Arrays contain multiple values of the same type. Definition:
{
  "id": 3001,
  "name": "interest_categories",
  "type": "array",
  "items": {
    "type": "string"
  },
  "description": "List of interest categories"
}
Properties:
  • items: Definition of the element type
Array of objects:
{
  "id": 3002,
  "name": "identifiers",
  "type": "array",
  "items": {
    "type": "object",
    "properties": {
      "type": { "type": "string" },
      "value": { "type": "string" }
    }
  }
}
Mapping examples:
-- From comma-separated string
SPLIT(interests, ',')

-- From JSON array
JSON_PARSE(json_array_col)

-- Building an array from multiple columns
ARRAY(email_sha256, phone_sha256)
Querying arrays:
-- Check if array contains a value
SELECT *
FROM narrative.rosetta_stone
WHERE ARRAY_CONTAINS(interest_categories, 'sports')

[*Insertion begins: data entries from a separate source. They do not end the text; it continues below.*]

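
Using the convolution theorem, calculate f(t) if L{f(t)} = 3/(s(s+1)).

3/(s(s+1)) = (3/s)·(1/(s+1)) = L{3}·L{e^(-t)}. By convolution, f(t) = 3*e^(-t) = ∫₀ᵗ 3·e^(-τ) dτ = 3·(1 - e^(-t))/1

Final answer: 3·(1 - e^(-t))/1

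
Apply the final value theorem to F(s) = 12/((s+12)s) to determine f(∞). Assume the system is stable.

f(∞) = lim_{s→0} sF(s) = lim_{s→0} 12/(s+12) = 1

Final answer: 1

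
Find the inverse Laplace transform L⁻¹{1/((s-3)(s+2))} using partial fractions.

Decompose: A/(s-3) + B/(s+2). A = 1/5, B = -1/5. f(t) = (e^(3t) - e^(-2t))/5

Final answer: (e^(3t) - e^(-2t))/5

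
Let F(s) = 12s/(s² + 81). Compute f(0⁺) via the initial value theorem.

f(0⁺) = lim_{s→∞} s·12s/(s² + 81) = lim_{s→∞} 12s²/(s² + 81) = 12

Final answer: 12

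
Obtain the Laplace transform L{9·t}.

L{t^n} = n!/s^(n+1), so L{t} = 1/s^2. Then L{9·t} = 9·1/s^2 = 9/s^2

Final answer: 9/s^2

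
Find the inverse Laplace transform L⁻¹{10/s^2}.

L⁻¹{n!/s^(n+1)} = t^n with n=1. So L⁻¹{1/s^2} = t, and L⁻¹{10/s^2} = (10/1)·t = 10·t

Final answer: 10·t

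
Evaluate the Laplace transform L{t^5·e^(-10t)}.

L{t^n·e^(at)} = n!/(s-a)^(n+1), so L{t^5·e^(-10t)} = 120/(s+10)^6

Final answer: 120/(s+10)^6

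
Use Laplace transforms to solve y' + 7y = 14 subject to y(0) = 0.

sY + 7Y = 14/s. Y = 14/(s(s+7)). Partial fractions: Y = 2/s - 2/(s+7)

Final answer: y(t) = 2(1 - e^(-7t))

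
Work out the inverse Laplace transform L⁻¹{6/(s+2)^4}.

L⁻¹{n!/(s-a)^(n+1)} = t^n·e^(at) with n=3, a=-2. So L⁻¹{6/(s+2)^4} = t^3·e^(-2t)

Final answer: t^3·e^(-2t)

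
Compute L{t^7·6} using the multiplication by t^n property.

L{6} = 6/s. d^1/ds^1[1/s] = -1/s². d^2/ds^2[1/s] = 2/s^3. d^3/ds^3[1/s] = -6/s^4. d^4/ds^4[1/s] = 24/s^5. d^5/ds^5[1/s] = -120/s^6. d^6/ds^6[1/s] = 720/s^7. d^7/ds^7[1/s] = -5040/s^8. So L{t^7} = (-1)^{7}·-5040/s^8 = 5040/s^8. Then L{t^7·6} = 6·5040/s^8 = 30240/s^8

Final answer: 30240/s^8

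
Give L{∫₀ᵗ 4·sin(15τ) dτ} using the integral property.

L{∫₀ᵗ f(τ)dτ} = F(s)/s with F(s) = 60/(s² + 225), so the result is (60/(s² + 225))/s = 60/(s(s² + 225))

Final answer: 60/(s(s² + 225))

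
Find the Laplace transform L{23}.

L{23} = 23 · L{1} = 23/s

Final answer: 23/s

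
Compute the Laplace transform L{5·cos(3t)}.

L{cos(ωt)} = s/(s² + ω²), so L{cos(3t)} = s/(s² + 9). Then L{5·cos(3t)} = 5·s/(s² + 9) = 5s/(s² + 9)

Final answer: 5s/(s² + 9)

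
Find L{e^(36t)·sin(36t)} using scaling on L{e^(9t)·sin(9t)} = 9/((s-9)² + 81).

Scaling with a=4: L{e^(36t)·sin(36t)} = (1/4) · 9/((s/4-9)² + 81). Simplifying: 36/((s-36)² + 1296)

Final answer: 36/((s-36)² + 1296)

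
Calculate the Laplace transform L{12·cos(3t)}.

L{cos(ωt)} = s/(s² + ω²), so L{cos(3t)} = s/(s² + 9). Then L{12·cos(3t)} = 12·s/(s² + 9) = 12s/(s² + 9)

Final answer: 12s/(s² + 9)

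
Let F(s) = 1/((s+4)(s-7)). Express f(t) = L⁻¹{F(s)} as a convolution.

1/((s+4)(s-7)) = (1/(s+4))·(1/(s-7)) = L{e^(-4t)}·L{e^(7t)}. So f(t) = e^(-4t)*e^(7t) = ∫₀ᵗ e^(-4τ)·e^(7(t-τ)) dτ

Final answer: ∫₀ᵗ e^(-4τ)·e^(7(t-τ)) dτ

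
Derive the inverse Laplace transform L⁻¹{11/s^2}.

L⁻¹{n!/s^(n+1)} = t^n with n=1. So L⁻¹{1/s^2} = t, and L⁻¹{11/s^2} = (11/1)·t = 11·t

Final answer: 11·t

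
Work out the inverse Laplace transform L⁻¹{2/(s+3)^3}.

L⁻¹{n!/(s-a)^(n+1)} = t^n·e^(at) with n=2, a=-3. So L⁻¹{2/(s+3)^3} = t^2·e^(-3t)

Final answer: t^2·e^(-3t)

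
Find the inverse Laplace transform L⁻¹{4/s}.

L⁻¹{c/s} = c, so L⁻¹{4/s} = 4

Final answer: 4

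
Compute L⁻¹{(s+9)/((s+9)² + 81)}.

Using frequency shift: L⁻¹{(s-a)/((s-a)² + b²)} = e^(at)cos(bt). Here a=-9, b=9

Final answer: e^(-9t)·cos(9t)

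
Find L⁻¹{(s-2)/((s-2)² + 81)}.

Using frequency shift: L⁻¹{(s-a)/((s-a)² + b²)} = e^(at)cos(bt). Here a=2, b=9

Final answer: e^(2t)·cos(9t)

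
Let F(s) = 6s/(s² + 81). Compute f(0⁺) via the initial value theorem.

f(0⁺) = lim_{s→∞} s·6s/(s² + 81) = lim_{s→∞} 6s²/(s² + 81) = 6

Final answer: 6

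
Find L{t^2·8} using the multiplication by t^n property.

L{8} = 8/s. d^1/ds^1[1/s] = -1/s². d^2/ds^2[1/s] = 2/s^3. So L{t^2} = (-1)^{2}·2/s^3 = 2/s^3. Then L{t^2·8} = 8·2/s^3 = 16/s^3

Final answer: 16/s^3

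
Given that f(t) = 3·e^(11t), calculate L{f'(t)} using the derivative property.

f(0) = 3, F(s) = 3/(s-11). L{f'(t)} = s·F(s) - f(0) = 3s/(s-11) - 3 = (3s - 3(s-11))/(s-11) = 33/(s-11)

Final answer: 33/(s-11)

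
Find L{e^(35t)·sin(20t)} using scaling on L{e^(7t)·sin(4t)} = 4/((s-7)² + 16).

Scaling with a=5: L{e^(35t)·sin(20t)} = (1/5) · 4/((s/5-7)² + 16). Simplifying: 20/((s-35)² + 400)

Final answer: 20/((s-35)² + 400)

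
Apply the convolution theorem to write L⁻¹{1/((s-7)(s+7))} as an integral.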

-- Unnest array for row-level operations
SELECT
  id,
  interest
FROM narrative.rosetta_stone
CROSS JOIN UNNEST(interest_categories) AS t(interest)

Reference type

References link to other attribute definitions using their numeric ID. This enables reuse of standardized definitions. Definition:
{
  "id": 4001,
  "name": "purchase_event",
  "type": "object",
  "properties": {
    "timestamp": {
      "$ref": 1007
    },
    "user": {
      "$ref": 5001
    },
    "amount": {
      "type": "double"
    }
  },
  "required": ["timestamp", "user", "amount"]
}
Properties:
  • $ref: The numeric ID of the referenced attribute
Behavior:
  • The field inherits the full type definition of the referenced attribute
  • Validations from the referenced attribute apply
  • Changes to the referenced attribute automatically propagate
Use cases:
  • Reusing standardized definitions (like event_timestamp)
  • Ensuring consistency across attributes
  • Building complex schemas from well-defined components

Validation strings

Validations are specified as an array of strings. Common validation patterns:

String validations

ValidationDescriptionExample
min_length:NMinimum character count"min_length:1"
max_length:NMaximum character count"max_length:255"
pattern:REGEXRegex the value must match"pattern:^[a-z]+$"

Numeric validations

ValidationDescriptionExample
min:NMinimum value (inclusive)"min:0"
max:NMaximum value (inclusive)"max:100"

Examples

{
  "id": 5001,
  "name": "age",
  "type": "long",
  "validations": ["min:0", "max:150"]
}
{
  "id": 5002,
  "name": "country_code",
  "type": "string",
  "validations": ["min_length:2", "max_length:2", "pattern:^[A-Z]{2}$"]
}

Join key attributes

Primitive attributes can be marked as join keys using the is_join_key property:
{
  "id": 6001,
  "name": "email_sha256",
  "type": "string",
  "is_join_key": true,
  "description": "SHA-256 hash of email for identity matching"
}
Join key attributes are optimized for use in JOIN operations across datasets.